AL: Can you tell us about the actions against NATO bases or
those designed to impede the transport of military goods towards

FDCA: Apart from filling the streets during demonstrations, the
movement was immediately able to understand that it was necessry
to bring the opposition to the war to those places which host
NATO's military machine. There are many demonstrations at or
around American and NATO military bases. As during the Kosovo
war in 1999, the movement has chosen strongly symbolic places to
protest against the war, to denounce the military occupation of
large parts of Italy. It is denouncing war preparations which
are taking place behind closed doors in our back yards. During
the month of March several trains carrying American military
material heading for Iraq were blocked. The ports where this
material was being loaded were blocked. Action was also extended
to include the blocking of trains carrying Italian military
material from one base to another. At first, these actions were
being carried out above all by the "Disobbedienti", but their
action soon acquired mass participation with a consequent
increase in press coverage and further expansion.

AL: How do you explain the mass nature of the demonstrations in

FDCA: The large-scale popular participation in the anti-war
movement and its geographical spread make it a real mass
movement where the unity of political objectives which need to
be pursued is clear for all to see - NO WAR, without IFS or
BUTS! It is an ideal dimension for anarchist activity, as long
as certain things are kept in mind:

1. This movement got its wings in Florence during the ESF in
November 2002 taking advantage of the political and social
drives of previous months, that is to say the no-global
movement, the movement of the unions in defence of labour rights
and the movement of the "girotondini";

2. There is great involvement in the movement of
Catholic-inspired associations. The choice made by the Vatican
legitimised a stance that was by no means to be taken for
granted after the polemics raised between the Catholc
associations and the no-global movement in the aftermath of
Genoa. It is however a strongly ETHICAL stance, much more so
than a political one;

3. The institutional left (which went to war in Kosovo) has been
forced to declare itself as being against the war in order to
maintain contact with the masses and regain its lost
credibility, however it is simply trying to use this movement in
its institutional battle against Berlusconi;

4. The social left seems to have accepted the mass nature of the
movement, one where is little room for leaders or bosses;

5. There is a growing feeling of social opposition to the
Berlusconi government, but we must not illude ourselves...

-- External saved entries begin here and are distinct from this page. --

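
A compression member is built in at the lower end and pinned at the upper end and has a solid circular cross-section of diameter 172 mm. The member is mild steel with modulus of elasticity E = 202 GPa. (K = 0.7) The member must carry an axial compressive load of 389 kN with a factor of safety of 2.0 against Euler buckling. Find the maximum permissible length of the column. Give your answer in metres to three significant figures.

L_max ≈ 15.0 m

I = πd⁴/64 = π×172⁴/64 = 4.296×10^7 mm⁴
I = 4.296×10^-5 m⁴
Required critical load P_cr = n·P = 2.0 × 389 = 778.0 kN = 7.780×10^5 N
From P_cr = π²EI/(K·L)²:  L = (1/K)·√(π²EI/P_cr) = (1/0.7)·√(π²×2.02×10^11×4.296×10^-5/7.780×10^5)
L = 15.0 m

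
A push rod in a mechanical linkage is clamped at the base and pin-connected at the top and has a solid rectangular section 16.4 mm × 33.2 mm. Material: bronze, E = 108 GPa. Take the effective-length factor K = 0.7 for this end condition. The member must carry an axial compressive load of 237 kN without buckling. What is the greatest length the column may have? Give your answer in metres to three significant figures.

Buckling occurs about the weak axis: I_min = h·b³/12 with b = 16.4 mm (the shorter side).
I_min = 33.2×16.4³/12 = 1.220×10^4 mm⁴
I = 1.220×10^-8 m⁴
At the buckling limit P_cr = P = 2.370×10^5 N
From P_cr = π²EI/(K·L)²:  L = (1/K)·√(π²EI/P_cr) = (1/0.7)·√(π²×1.08×10^11×1.220×10^-8/2.370×10^5)
L = 0.335 m

L_max ≈ 0.335 m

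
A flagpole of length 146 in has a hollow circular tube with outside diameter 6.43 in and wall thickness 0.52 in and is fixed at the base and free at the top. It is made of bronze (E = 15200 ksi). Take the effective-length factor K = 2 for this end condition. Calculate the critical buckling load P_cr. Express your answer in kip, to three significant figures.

Inner diameter d_i = 6.43 − 2×0.52 = 5.390 in
I = π(d_o⁴ − d_i⁴)/64 = π(6.43⁴ − 5.390⁴)/64 = 42.48 in⁴
Effective length L_e = K·L = 2 × 146 = 292.0 in
P_cr = π²EI / L_e² = π² × 15200×10³ × 42.48 / 292.0² = 7.474×10^4 lb

P_cr ≈ 74.7 kip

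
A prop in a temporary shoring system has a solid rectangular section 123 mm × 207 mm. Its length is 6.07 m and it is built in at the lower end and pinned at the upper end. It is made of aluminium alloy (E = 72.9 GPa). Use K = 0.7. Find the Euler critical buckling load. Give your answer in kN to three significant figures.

P_cr ≈ 1280 kN

Buckling occurs about the weak axis: I_min = h·b³/12 with b = 123 mm (the shorter side).
I_min = 207×123³/12 = 3.210×10^7 mm⁴
I = 3.210×10^7 mm⁴ = 3.210×10^-5 m⁴
Effective length L_e = K·L = 0.7 × 6.07 = 4.249 m
P_cr = π²EI / L_e² = π² × 72.9×10⁹ × 3.210×10^-5 / 4.249² = 1.279×10^6 N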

AL: How do you analyse the representation crisis in Italy? Do
you think that the anti-war protests can lead to a political
crisis and that it will be be possible to transform an
imperialist war into an anti-capitalist social offensive?

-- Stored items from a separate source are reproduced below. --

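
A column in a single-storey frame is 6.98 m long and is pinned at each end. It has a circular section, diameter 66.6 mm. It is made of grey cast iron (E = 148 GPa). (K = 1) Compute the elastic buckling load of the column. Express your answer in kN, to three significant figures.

P_cr ≈ 29.0 kN

I = πd⁴/64 = π×66.6⁴/64 = 9.658×10^5 mm⁴
I = 9.658×10^5 mm⁴ = 9.658×10^-7 m⁴
Effective length L_e = K·L = 1 × 6.98 = 6.980 m
P_cr = π²EI / L_e² = π² × 148×10⁹ × 9.658×10^-7 / 6.980² = 2.895×10^4 N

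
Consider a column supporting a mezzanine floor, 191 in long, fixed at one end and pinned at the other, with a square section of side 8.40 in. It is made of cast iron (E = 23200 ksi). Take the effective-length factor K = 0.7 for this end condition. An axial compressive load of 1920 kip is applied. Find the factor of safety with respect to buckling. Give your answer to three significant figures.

n ≈ 2.77

I = a⁴/12 = 8.40⁴/12 = 414.9 in⁴
Effective length L_e = K·L = 0.7 × 191 = 133.7 in
P_cr = π²EI / L_e² = π² × 23200×10³ × 414.9 / 133.7² = 5.314×10^6 lb
Factor of safety n = P_cr / P = 5314.5 / 1920 = 2.77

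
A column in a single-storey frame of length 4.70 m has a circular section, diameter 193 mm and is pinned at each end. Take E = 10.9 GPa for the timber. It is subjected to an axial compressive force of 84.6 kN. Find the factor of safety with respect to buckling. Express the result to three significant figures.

n ≈ 3.92

I = πd⁴/64 = π×193⁴/64 = 6.811×10^7 mm⁴
I = 6.811×10^7 mm⁴ = 6.811×10^-5 m⁴
Effective length L_e = K·L = 1 × 4.70 = 4.700 m
P_cr = π²EI / L_e² = π² × 10.9×10⁹ × 6.811×10^-5 / 4.700² = 3.317×10^5 N
Factor of safety n = P_cr / P = 331.69 / 84.6 = 3.92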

FDCA: The Italian government has a strong parliamentary position
and is proceeding with its job of destrucuring and dismantling
Italian society. While the anti-war movement has been busy
protesting, the government has been getting on with passing a
law which introduces a counter-reformation in the school system,
a law on the total flexibility of the labour market and is
preparing a law on pensions and another on dismissals from
employment. There are tough social battles in the country, but
there do not seem to be the required conditions for a possible
political crisis which could topple the present government's
majority. The anti-war movement is composed of a combination of
many different elements - ethical and ideological, non-violent
and combative, pacifist and anti-militarist. The way to
radicalize the movement lies in the realization of the idea that
there is a strict connection between capitalism and militarism,
between the fight for peace and the fight against capitalism.
This is the job which anarchists and libertarians have to do.